1510p11 skies clear over vimcs joint venture seaports
Skies clear over VIMC’s joint venture seaports

Statistics from the maritime and logistics services giant Vietnam Maritime Corporation (VIMC) show that Cai Lan International Container Terminal’s (CICT) revenues reached VND236 billion ($10.26 million) in the first eight months of 2020, an on-year increase of 45.8 per cent.

Located in the northeastern province of Quang Ninh, the facility was estimated to handle a total of 3.17 million tonnes of goods during the period, up 32.05 per cent against the corresponding period last year. This is a big improvement for the seaport, which is a joint venture seaport between VIMC and US-based Carrix, the parent company of SSA Marine. In previous years, CICT had to handle goods in bulk to survive.

During the period, the performance of VIMC’s three other joint venture ports also improved, although not to the extent hoped as profits mostly stayed negative, except for Cai Mep International Terminal (CMIT).

CMIT, which has Denmark’s APM Terminals as foreign stakeholder, witnessed on-year rises in both the volume of goods and revenue. Specifically, it handled more than 16.19 million tonnes of goods, up 14.17 per cent on-year, while revenues ascended 5.77 per cent to VND777.44 billion ($33.8 million).

Located in the Cai Mep-Thi Vai area of the southern province of Ba Ria-Vung Tau, CMIT is the most profitable joint venture seaport between VIMC and its partner. Between January and August, it posted a pre-tax profit of VND43.53 billion ($1.9 million).

Similarly, SSIT – a joint venture between VIMC and SSA Marine – reported on-year improvements of 17.84, 68.2, and 71.62 per cent in the total volume of goods, container throughput, and revenue. Also located in the Cai Mep-Thi Vai area, these are the highest increases among the joint venture (JV) seaports during the span.

The volume of goods and revenue figures of SP-PSA, a joint venture between VIMC and Singapore-based PSA, lying in the Cai Mep-Thi Vai area, was roughly the same as in the same period last year. The port remains in difficulties.

SP-PSA passed the January-August span with no container throughput.
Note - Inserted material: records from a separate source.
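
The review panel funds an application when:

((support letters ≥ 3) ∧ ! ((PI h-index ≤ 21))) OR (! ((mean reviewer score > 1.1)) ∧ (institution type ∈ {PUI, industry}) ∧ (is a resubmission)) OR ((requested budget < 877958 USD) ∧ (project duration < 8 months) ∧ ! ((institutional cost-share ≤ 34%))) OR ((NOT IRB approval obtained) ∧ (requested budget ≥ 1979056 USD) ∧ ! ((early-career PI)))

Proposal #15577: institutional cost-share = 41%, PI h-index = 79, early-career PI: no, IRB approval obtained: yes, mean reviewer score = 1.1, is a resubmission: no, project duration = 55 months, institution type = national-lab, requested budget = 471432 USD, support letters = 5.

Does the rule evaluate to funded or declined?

Atomic conditions:
  support letters ≥ 3: 5 ≥ 3 is true
  PI h-index ≤ 21: 79 ≤ 21 is false
  mean reviewer score > 1.1: 1.1 > 1.1 is false
  institution type ∈ {PUI, industry}: national-lab is not in the set → false
  is a resubmission: no → false
  requested budget < 877958 USD: 471432 < 877958 is true
  project duration < 8 months: 55 < 8 is false
  institutional cost-share ≤ 34%: 41 ≤ 34 is false
  NOT IRB approval obtained: yes → false
  requested budget ≥ 1979056 USD: 471432 ≥ 1979056 is false
  early-career PI: no → false
Combine:
[1.2] NOT false = true
[1] true AND true = true
[2.1] NOT false = true
[2] true AND false AND false = false
[3.3] NOT false = true
[3] true AND false AND true = false
[4.3] NOT false = true
[4] false AND false AND true = false
[root] true OR false OR false OR false = true
Overall: true → funded

Funded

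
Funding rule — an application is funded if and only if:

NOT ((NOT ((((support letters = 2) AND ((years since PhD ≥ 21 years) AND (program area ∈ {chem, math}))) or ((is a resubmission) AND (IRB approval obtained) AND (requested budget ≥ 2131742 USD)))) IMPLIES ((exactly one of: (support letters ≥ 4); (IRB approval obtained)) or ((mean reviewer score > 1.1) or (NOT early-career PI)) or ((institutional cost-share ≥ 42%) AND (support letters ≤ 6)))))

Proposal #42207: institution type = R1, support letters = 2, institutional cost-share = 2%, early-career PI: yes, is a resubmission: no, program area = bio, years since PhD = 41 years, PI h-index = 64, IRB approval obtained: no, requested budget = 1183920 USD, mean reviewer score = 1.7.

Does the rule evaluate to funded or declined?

Declined

Atomic conditions:
  support letters = 2: 2 == 2 is true
  years since PhD ≥ 21 years: 41 ≥ 21 is true
  program area ∈ {chem, math}: bio is not in the set → false
  is a resubmission: no → false
  IRB approval obtained: no → false
  requested budget ≥ 2131742 USD: 1183920 ≥ 2131742 is false
  support letters ≥ 4: 2 ≥ 4 is false
  mean reviewer score > 1.1: 1.7 > 1.1 is true
  NOT early-career PI: yes → false
  institutional cost-share ≥ 42%: 2 ≥ 42 is false
  support letters ≤ 6: 2 ≤ 6 is true
Combine:
[1.1.1.1.2] true AND false = false
[1.1.1.1] true AND false = false
[1.1.1.2] false AND false AND false = false
[1.1.1] false OR false = false
[1.1] NOT false = true
[1.2.1] exactly-one(false, false) = false
[1.2.2] true OR false = true
[1.2.3] false AND true = false
[1.2] false OR true OR false = true
[1] true → true = true
[root] NOT true = false
Overall: false → declined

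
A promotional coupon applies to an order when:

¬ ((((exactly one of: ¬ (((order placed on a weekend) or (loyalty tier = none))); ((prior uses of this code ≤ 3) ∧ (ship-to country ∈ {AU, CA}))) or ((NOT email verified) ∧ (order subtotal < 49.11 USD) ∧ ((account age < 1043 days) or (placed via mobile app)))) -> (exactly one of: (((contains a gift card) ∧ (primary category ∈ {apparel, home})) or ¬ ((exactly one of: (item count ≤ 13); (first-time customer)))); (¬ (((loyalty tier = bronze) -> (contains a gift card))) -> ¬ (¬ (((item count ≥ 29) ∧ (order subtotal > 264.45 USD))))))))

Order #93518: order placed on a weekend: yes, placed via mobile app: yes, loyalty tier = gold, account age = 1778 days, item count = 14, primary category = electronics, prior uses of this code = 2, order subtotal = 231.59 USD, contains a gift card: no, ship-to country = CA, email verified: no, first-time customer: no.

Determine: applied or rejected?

Applied

Atomic conditions:
  order placed on a weekend: yes → true
  loyalty tier = none: gold == none is false
  prior uses of this code ≤ 3: 2 ≤ 3 is true
  ship-to country ∈ {AU, CA}: CA is in the set → true
  NOT email verified: no → true
  order subtotal < 49.11 USD: 231.59 < 49.11 is false
  account age < 1043 days: 1778 < 1043 is false
  placed via mobile app: yes → true
  contains a gift card: no → false
  primary category ∈ {apparel, home}: electronics is not in the set → false
  item count ≤ 13: 14 ≤ 13 is false
  first-time customer: no → false
  loyalty tier = bronze: gold == bronze is false
  item count ≥ 29: 14 ≥ 29 is false
  order subtotal > 264.45 USD: 231.59 > 264.45 is false
Combine:
[1.1.1.1.1] true OR false = true
[1.1.1.1] NOT true = false
[1.1.1.2] true AND true = true
[1.1.1] exactly-one(false, true) = true
[1.1.2.3] false OR true = true
[1.1.2] true AND false AND true = false
[1.1] true OR false = true
[1.2.1.1] false AND false = false
[1.2.1.2.1] exactly-one(false, false) = false
[1.2.1.2] NOT false = true
[1.2.1] false OR true = true
[1.2.2.1.1] false → false (antecedent false ⇒ implication holds) = true
[1.2.2.1] NOT true = false
[1.2.2.2.1.1] false AND false = false
[1.2.2.2.1] NOT false = true
[1.2.2.2] NOT true = false
[1.2.2] false → false (antecedent false ⇒ implication holds) = true
[1.2] exactly-one(true, true) = false
[1] true → false = false
[root] NOT false = true
Overall: true → applied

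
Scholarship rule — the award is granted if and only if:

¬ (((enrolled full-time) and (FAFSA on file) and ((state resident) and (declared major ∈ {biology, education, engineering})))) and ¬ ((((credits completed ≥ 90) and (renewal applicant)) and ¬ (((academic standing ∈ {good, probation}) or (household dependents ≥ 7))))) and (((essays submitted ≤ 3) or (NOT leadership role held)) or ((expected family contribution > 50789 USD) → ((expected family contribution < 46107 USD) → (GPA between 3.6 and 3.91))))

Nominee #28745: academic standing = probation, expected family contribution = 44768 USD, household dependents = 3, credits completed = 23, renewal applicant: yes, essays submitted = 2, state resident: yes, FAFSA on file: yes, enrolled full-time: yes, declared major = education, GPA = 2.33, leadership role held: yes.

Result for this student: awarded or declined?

Atomic conditions:
  enrolled full-time: yes → true
  FAFSA on file: yes → true
  state resident: yes → true
  declared major ∈ {biology, education, engineering}: education is in the set → true
  credits completed ≥ 90: 23 ≥ 90 is false
  renewal applicant: yes → true
  academic standing ∈ {good, probation}: probation is in the set → true
  household dependents ≥ 7: 3 ≥ 7 is false
  essays submitted ≤ 3: 2 ≤ 3 is true
  NOT leadership role held: yes → false
  expected family contribution > 50789 USD: 44768 > 50789 is false
  expected family contribution < 46107 USD: 44768 < 46107 is true
  GPA between 3.6 and 3.91: 2.33 in [3.6, 3.91] is false
Combine:
[1.1.3] true AND true = true
[1.1] true AND true AND true = true
[1] NOT true = false
[2.1.1] false AND true = false
[2.1.2.1] true OR false = true
[2.1.2] NOT true = false
[2.1] false AND false = false
[2] NOT false = true
[3.1] true OR false = true
[3.2.2] true → false = false
[3.2] false → false (antecedent false ⇒ implication holds) = true
[3] true OR true = true
[root] false AND true AND true = false
Overall: false → declined

Declined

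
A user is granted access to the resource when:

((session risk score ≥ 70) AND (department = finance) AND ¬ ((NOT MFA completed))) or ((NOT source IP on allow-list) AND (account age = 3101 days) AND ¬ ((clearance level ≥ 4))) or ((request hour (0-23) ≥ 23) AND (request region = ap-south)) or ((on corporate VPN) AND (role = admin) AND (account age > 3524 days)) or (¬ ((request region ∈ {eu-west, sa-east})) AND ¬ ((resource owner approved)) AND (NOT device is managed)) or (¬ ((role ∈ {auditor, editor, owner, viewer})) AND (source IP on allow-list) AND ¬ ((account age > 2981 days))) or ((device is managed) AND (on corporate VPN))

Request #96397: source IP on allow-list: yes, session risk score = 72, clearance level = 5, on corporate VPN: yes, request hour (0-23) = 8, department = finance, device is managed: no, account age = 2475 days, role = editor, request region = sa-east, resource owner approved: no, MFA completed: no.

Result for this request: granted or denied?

Denied

Atomic conditions:
  session risk score ≥ 70: 72 ≥ 70 is true
  department = finance: finance == finance is true
  NOT MFA completed: no → true
  NOT source IP on allow-list: yes → false
  account age = 3101 days: 2475 == 3101 is false
  clearance level ≥ 4: 5 ≥ 4 is true
  request hour (0-23) ≥ 23: 8 ≥ 23 is false
  request region = ap-south: sa-east == ap-south is false
  on corporate VPN: yes → true
  role = admin: editor == admin is false
  account age > 3524 days: 2475 > 3524 is false
  request region ∈ {eu-west, sa-east}: sa-east is in the set → true
  resource owner approved: no → false
  NOT device is managed: no → true
  role ∈ {auditor, editor, owner, viewer}: editor is in the set → true
  source IP on allow-list: yes → true
  account age > 2981 days: 2475 > 2981 is false
  device is managed: no → false
Combine:
[1.3] NOT true = false
[1] true AND true AND false = false
[2.3] NOT true = false
[2] false AND false AND false = false
[3] false AND false = false
[4] true AND false AND false = false
[5.1] NOT true = false
[5.2] NOT false = true
[5] false AND true AND true = false
[6.1] NOT true = false
[6.3] NOT false = true
[6] false AND true AND true = false
[7] false AND true = false
[root] false OR false OR false OR false OR false OR false OR false = false
Overall: false → denied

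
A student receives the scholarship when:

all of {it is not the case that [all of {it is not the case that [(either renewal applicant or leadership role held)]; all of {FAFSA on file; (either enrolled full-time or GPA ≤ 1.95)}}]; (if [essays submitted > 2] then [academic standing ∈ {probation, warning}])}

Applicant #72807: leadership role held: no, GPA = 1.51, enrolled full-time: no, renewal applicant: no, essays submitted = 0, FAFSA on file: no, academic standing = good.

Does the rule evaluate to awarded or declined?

Awarded

Atomic conditions:
  renewal applicant: no → false
  leadership role held: no → false
  FAFSA on file: no → false
  enrolled full-time: no → false
  GPA ≤ 1.95: 1.51 ≤ 1.95 is true
  essays submitted > 2: 0 > 2 is false
  academic standing ∈ {probation, warning}: good is not in the set → false
Combine:
[1.1.1.1] false OR false = false
[1.1.1] NOT false = true
[1.1.2.2] false OR true = true
[1.1.2] false AND true = false
[1.1] true AND false = false
[1] NOT false = true
[2] false → false (antecedent false ⇒ implication holds) = true
[root] true AND true = true
Overall: true → awarded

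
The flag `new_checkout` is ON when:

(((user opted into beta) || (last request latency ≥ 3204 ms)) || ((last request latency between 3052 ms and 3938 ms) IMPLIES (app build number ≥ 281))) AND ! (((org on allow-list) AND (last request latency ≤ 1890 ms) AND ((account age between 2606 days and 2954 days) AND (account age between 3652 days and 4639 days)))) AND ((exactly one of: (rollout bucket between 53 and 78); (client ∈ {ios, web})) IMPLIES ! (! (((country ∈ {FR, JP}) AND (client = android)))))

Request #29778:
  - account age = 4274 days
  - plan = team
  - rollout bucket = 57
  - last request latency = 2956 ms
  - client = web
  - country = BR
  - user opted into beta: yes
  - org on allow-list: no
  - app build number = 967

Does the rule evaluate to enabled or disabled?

Enabled

Atomic conditions:
  user opted into beta: yes → true
  last request latency ≥ 3204 ms: 2956 ≥ 3204 is false
  last request latency between 3052 ms and 3938 ms: 2956 in [3052, 3938] is false
  app build number ≥ 281: 967 ≥ 281 is true
  org on allow-list: no → false
  last request latency ≤ 1890 ms: 2956 ≤ 1890 is false
  account age between 2606 days and 2954 days: 4274 in [2606, 2954] is false
  account age between 3652 days and 4639 days: 4274 in [3652, 4639] is true
  rollout bucket between 53 and 78: 57 in [53, 78] is true
  client ∈ {ios, web}: web is in the set → true
  country ∈ {FR, JP}: BR is not in the set → false
  client = android: web == android is false
Combine:
[1.1] true OR false = true
[1.2] false → true (antecedent false ⇒ implication holds) = true
[1] true OR true = true
[2.1.3] false AND true = false
[2.1] false AND false AND false = false
[2] NOT false = true
[3.1] exactly-one(true, true) = false
[3.2.1.1] false AND false = false
[3.2.1] NOT false = true
[3.2] NOT true = false
[3] false → false (antecedent false ⇒ implication holds) = true
[root] true AND true AND true = true
Overall: true → enabled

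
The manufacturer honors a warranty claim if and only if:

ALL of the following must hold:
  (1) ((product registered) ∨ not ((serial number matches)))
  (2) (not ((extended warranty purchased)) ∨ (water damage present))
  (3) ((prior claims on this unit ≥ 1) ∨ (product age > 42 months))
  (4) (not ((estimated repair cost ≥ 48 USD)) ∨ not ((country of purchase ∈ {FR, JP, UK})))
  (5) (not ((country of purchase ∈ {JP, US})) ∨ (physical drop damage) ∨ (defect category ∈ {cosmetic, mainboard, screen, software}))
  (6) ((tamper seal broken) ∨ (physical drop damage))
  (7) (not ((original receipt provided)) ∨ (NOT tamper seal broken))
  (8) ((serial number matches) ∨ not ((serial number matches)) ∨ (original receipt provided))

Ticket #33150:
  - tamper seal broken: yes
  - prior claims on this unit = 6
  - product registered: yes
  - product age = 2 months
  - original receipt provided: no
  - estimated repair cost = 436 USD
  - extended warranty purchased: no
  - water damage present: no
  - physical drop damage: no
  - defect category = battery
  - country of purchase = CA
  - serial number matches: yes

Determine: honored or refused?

Atomic conditions:
  product registered: yes → true
  serial number matches: yes → true
  extended warranty purchased: no → false
  water damage present: no → false
  prior claims on this unit ≥ 1: 6 ≥ 1 is true
  product age > 42 months: 2 > 42 is false
  estimated repair cost ≥ 48 USD: 436 ≥ 48 is true
  country of purchase ∈ {FR, JP, UK}: CA is not in the set → false
  country of purchase ∈ {JP, US}: CA is not in the set → false
  physical drop damage: no → false
  defect category ∈ {cosmetic, mainboard, screen, software}: battery is not in the set → false
  tamper seal broken: yes → true
  original receipt provided: no → false
  NOT tamper seal broken: yes → false
Combine:
[1.2] NOT true = false
[1] true OR false = true
[2.1] NOT false = true
[2] true OR false = true
[3] true OR false = true
[4.1] NOT true = false
[4.2] NOT false = true
[4] false OR true = true
[5.1] NOT false = true
[5] true OR false OR false = true
[6] true OR false = true
[7.1] NOT false = true
[7] true OR false = true
[8.2] NOT true = false
[8] true OR false OR false = true
[root] true AND true AND true AND true AND true AND true AND true AND true = true
Overall: true → honored

Honored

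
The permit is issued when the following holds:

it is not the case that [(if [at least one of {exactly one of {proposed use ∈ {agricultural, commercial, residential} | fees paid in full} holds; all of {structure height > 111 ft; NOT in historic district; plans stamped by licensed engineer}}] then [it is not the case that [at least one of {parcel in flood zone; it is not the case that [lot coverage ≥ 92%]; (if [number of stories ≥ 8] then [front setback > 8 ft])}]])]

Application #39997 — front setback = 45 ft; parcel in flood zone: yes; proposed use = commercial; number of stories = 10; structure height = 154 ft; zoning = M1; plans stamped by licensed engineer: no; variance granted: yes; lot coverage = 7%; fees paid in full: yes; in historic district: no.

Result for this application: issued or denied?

Denied

Atomic conditions:
  proposed use ∈ {agricultural, commercial, residential}: commercial is in the set → true
  fees paid in full: yes → true
  structure height > 111 ft: 154 > 111 is true
  NOT in historic district: no → true
  plans stamped by licensed engineer: no → false
  parcel in flood zone: yes → true
  lot coverage ≥ 92%: 7 ≥ 92 is false
  number of stories ≥ 8: 10 ≥ 8 is true
  front setback > 8 ft: 45 > 8 is true
Combine:
[1.1.1] exactly-one(true, true) = false
[1.1.2] true AND true AND false = false
[1.1] false OR false = false
[1.2.1.2] NOT false = true
[1.2.1.3] true → true = true
[1.2.1] true OR true OR true = true
[1.2] NOT true = false
[1] false → false (antecedent false ⇒ implication holds) = true
[root] NOT true = false
Overall: false → denied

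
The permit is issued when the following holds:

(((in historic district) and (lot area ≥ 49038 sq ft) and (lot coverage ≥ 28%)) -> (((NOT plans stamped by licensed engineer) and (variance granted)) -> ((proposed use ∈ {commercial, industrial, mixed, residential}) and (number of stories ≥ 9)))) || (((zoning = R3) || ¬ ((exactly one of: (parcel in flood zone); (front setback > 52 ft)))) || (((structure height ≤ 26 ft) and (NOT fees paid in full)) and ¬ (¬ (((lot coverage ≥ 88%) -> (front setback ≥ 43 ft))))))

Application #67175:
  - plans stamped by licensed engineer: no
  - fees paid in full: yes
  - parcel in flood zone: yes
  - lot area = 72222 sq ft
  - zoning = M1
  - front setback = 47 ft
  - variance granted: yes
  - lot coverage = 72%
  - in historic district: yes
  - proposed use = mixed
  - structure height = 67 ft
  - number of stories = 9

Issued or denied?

Atomic conditions:
  in historic district: yes → true
  lot area ≥ 49038 sq ft: 72222 ≥ 49038 is true
  lot coverage ≥ 28%: 72 ≥ 28 is true
  NOT plans stamped by licensed engineer: no → true
  variance granted: yes → true
  proposed use ∈ {commercial, industrial, mixed, residential}: mixed is in the set → true
  number of stories ≥ 9: 9 ≥ 9 is true
  zoning = R3: M1 == R3 is false
  parcel in flood zone: yes → true
  front setback > 52 ft: 47 > 52 is false
  structure height ≤ 26 ft: 67 ≤ 26 is false
  NOT fees paid in full: yes → false
  lot coverage ≥ 88%: 72 ≥ 88 is false
  front setback ≥ 43 ft: 47 ≥ 43 is true
Combine:
[1.1] true AND true AND true = true
[1.2.1] true AND true = true
[1.2.2] true AND true = true
[1.2] true → true = true
[1] true → true = true
[2.1.2.1] exactly-one(true, false) = true
[2.1.2] NOT true = false
[2.1] false OR false = false
[2.2.1] false AND false = false
[2.2.2.1.1] false → true (antecedent false ⇒ implication holds) = true
[2.2.2.1] NOT true = false
[2.2.2] NOT false = true
[2.2] false AND true = false
[2] false OR false = false
[root] true OR false = true
Overall: true → issued

Issued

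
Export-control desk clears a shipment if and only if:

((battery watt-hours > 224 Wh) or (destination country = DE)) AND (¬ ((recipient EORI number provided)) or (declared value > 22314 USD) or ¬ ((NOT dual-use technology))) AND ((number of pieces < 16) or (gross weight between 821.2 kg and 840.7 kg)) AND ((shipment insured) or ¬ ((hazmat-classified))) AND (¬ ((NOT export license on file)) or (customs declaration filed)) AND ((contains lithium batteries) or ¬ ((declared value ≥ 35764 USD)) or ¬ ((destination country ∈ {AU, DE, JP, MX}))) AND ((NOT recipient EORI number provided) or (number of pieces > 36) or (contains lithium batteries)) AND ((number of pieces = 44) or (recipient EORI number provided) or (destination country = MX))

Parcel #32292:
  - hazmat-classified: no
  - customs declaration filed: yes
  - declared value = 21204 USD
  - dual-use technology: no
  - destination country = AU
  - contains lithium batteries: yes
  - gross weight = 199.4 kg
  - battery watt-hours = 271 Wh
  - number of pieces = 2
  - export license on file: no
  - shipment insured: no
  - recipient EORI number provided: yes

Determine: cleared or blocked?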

In 2019, the facility also reported no container throughput, although its volume of goods in bulk rose 11 per cent on-year to over 3.43 million tonnes in comparison with the estimated 1.54 million tonnes in 2016. The seaport was estimated to have made nearly $7.5 million in revenue during 2019, up 15 per cent on-year.

These figures more often than not speak of better performance at the JV seaports, despite COVID-19 disruptions. For instance, CMIT’s revenue between January and March dropped by VND1.4 billion ($60,870), yet the port still managed to improve revenue in the first eight months.

Nguyen Canh Tinh, CEO of VIMC, told VIR, “VIMC business lines have been hit by the ongoing health crisis. Interruptions in global trade links also had a negative impact on our seaports, logistics, and shipping business lines.”

Looking forward, the coming months may carry further difficulties for CICT and others when more terminals are put into operation at Lach Huyen International Seaport and Gemalink Seaport, which is expected to come into operation in late 2020 with a total annual capacity of 8.5 million TEUs, making it one of 20 largest seaports worldwide.

In spite of the challenge, the JV seaports will likely be able to boost their throughput and revenues thanks to the enforcement of the EU-Vietnam Free Trade Agreement which took effect in August.

Vietnam is the EU’s second-largest trade partner in ASEAN after Singapore, with trade in goods worth €45.5 billion ($53.9 billion) in 2019. The FTA is projected to help increase Vietnam’s GDP by 4.6 per cent and its exports to the EU by 42.7 per cent by 2025.

Additionally, the European Commission has forecast the EU’s GDP to increase by $29.5 billion by 2035, thus spurring demand for maritime transportation services.

Furthermore, the seaport segment attracts the most foreign investment in the transport sector, thus helping Vietnam’s seaports and those of VIMC to become a link in the global supply chains of global shipping lines and seaport operators.

These prospects have not gone unnoted as many investors from Japan, the US, and South Korea have expressed strong interest in acquiring state stakes in ports in the northern city of Haiphong, the central city of Danang, and Ho Chi Minh City.